Held on the Peak District climb for the first time since 1977, the event was organised primarily by Rutland CC and myHillCycling.co.uk on behalf of the North Midlands District Committee.

But the joint race organisers Nick Latimer and Chris Myhill said it would not have been possible without the wider cycling community coming together to help.

The event had over 60 helpers on the day despite wet conditions including some on the course, at the headquarters and marshalling the road closures and car parks.

“We were so impressed with all the people who came to help,” said Latimer. “One cycling club wouldn’t have been big enough to do that.

“Rutland CC was the main club organising it, but we had volunteers from pretty much all of the other local cycling clubs. It was actually a really nice occasion for Sheffield cycling clubs because everybody worked together.

“It was pretty good for fostering relationships between the cycling clubs as well. Things like pushing people off it was good to have a mixture of young and older people available.

“Especially in those conditions as people could easily catch colds and get ill themselves stood out in that for a long time.

“It’s essential for the future of the sport to have these people willing to help out. It was an awful lot of work. I was pretty stunned about the amount of work it required actually.

“There were probably five to 10 people who did loads of work on the event.”

Winnats Pass has not been used for a cycling hill climb since 1980 and Latimer said that having secured the National Hill Climb Championship in the district it was then that the idea of holding it on the prestigious climb was launched.

“We were asked to run the national two and a half years ago but it wasn’t really said what climb we had to use,” added Latimer.

“It had been such a long time since there was a race on Winnats and for a National Championships if you were ever to get a race on there again and a road closure then that’s the time to do it.

“So we thought we might as well try so that’s what we did.”

However Latimer said it was not all plain sailing after the Castleton Parish Council initially opposed to the event, before the organisers addressed their comments which included having an early start and a restricted field size of 300 riders at 30 seconds intervals to limit the road closure.

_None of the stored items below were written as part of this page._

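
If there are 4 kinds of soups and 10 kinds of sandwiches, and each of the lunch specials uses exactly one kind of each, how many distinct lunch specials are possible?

By the multiplication principle: 4 x 10.

Final answer: 40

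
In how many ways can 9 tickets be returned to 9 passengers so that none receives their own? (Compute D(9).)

D(n) = (n-1)(D(n-1) + D(n-2)), D(0)=1, D(1)=0.
D(2) = 1 x (0 + 1) = 1
D(3) = 2 x (1 + 0) = 2
D(4) = 3 x (2 + 1) = 9
D(5) = 4 x (9 + 2) = 44
D(6) = 5 x (44 + 9) = 265
D(7) = 6 x (265 + 44) = 1854
D(8) = 7 x (1854 + 265) = 14833
D(9) = 8 x (D(8) + D(7)) = 8 x (14833 + 1854)

Final answer: D(9) = 133496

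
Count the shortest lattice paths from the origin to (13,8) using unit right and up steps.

Each path has 13 right steps and 8 up steps in some order (21 steps total).
Choose which 8 of the 21 steps are up: C(21,8).

Final answer: C(21,8) = 203490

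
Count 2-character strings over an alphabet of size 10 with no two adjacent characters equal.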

Organisers also attended Castleton Parish Council meetings and any profit made from the event was donated to the council for local charities and causes.

That resulted in the parish council supporting the event.

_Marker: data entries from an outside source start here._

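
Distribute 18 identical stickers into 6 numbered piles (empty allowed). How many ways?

Stars and bars: C(n+k-1, k-1) = C(23,5).

Final answer: C(23,5) = 33649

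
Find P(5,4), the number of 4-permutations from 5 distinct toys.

P(5,4) = 5!/(5-4)! = 5!/1!.

Final answer: P(5,4) = 120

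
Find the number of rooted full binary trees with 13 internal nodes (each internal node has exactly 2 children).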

On the day heavy rain greeted competitors with Tom Bell (High North Performance) winning the men’s event in a new course record of three minutes and 1.6 seconds, while the women’s winner was Bithja Jones (Pankhurst Cycles) in 4-00.4.

Latimer said that the event exceeded the expectations of the organisers and was worth all the hard work.

“It was only going to rain heavily for three hours that day but it was going to be at the time the race was on,” added Latimer.

“But in the end I think it added to the atmosphere of the climb and made it an extreme challenge and added to the atmosphere.

“It exceeded all of our expectations and it was a long time in the making. Since the event all the comments, pictures and videos we’ve been having has made it all worthwhile.

“The record of it in the photos and the videos is something that is going to last for years and years. We were looking at the events held in the 60s and 70s and in the months leading up to the event we thought imagine recreating that now.

“But now we have got all those photos we have recreated it and it looks the same.”